1996 novel by John Barnes

One For the Morning Glory is a fantasy novel by John Barnes, published 1996. It is a fairy tale where the characters know that they are in a fairy tale. The novel has a humorous tone similar to William Goldman's The Princess Bride — quite different from Barnes' usual science fiction. It forms the second part of a three book series whose first and third parts are not yet written.

==Plot summary==

There is a saying in the land that someone who drinks the Wine of the Gods before he is ready is only half a man thereafter. Amatus, the prince, manages to swig down a significant amount of the Wine of the Gods, and his entire left half vanishes.

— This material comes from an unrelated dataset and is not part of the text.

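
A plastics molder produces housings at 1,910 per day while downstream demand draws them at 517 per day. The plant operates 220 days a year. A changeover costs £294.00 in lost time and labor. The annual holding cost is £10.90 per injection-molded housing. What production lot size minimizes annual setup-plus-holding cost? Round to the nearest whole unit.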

His father, the normally gentle King Boniface, orders the executions of the four people responsible for this travesty—the maid, the alchemist, the witch, and the captain of the guard—and then begins the long and arduous process of interviewing to fill these four positions.

A year and a day later, four strangers arrive in the kingdom. This is a magical time, and noted by all as being very auspicious. The strangers are hired by the king and become known as the prince's Companions.

The rest of the tale deals with Amatus's growth into manhood, kingship, and love. It is filled with adventure, laughter, tragedy, unexpected reunions and royal pomp.

==Vocabulary==
The novel is written with playful malapropisms: Barnes takes unusual English words and uses them with utterly different meanings. Characters wear swashes, in which they keep their dueling pismires; and meet in small drinking establishments known as taborets and stupors. One character is named Pell Grant. Many of the place names, such as the Isought Gap, are philosophical references.

== Fictional works ==
The story is peppered with references to a number of fictional works, such as the important tomes Highly Unpleasant Things It Is Sometimes Useful to Know and Things It Is Not Good to Know at All.

== Tricycle ==
Barnes has stated that One For the Morning Glory is the second part of a three book series he calls a "tricycle". The first part of the series will be titled The Knight Who.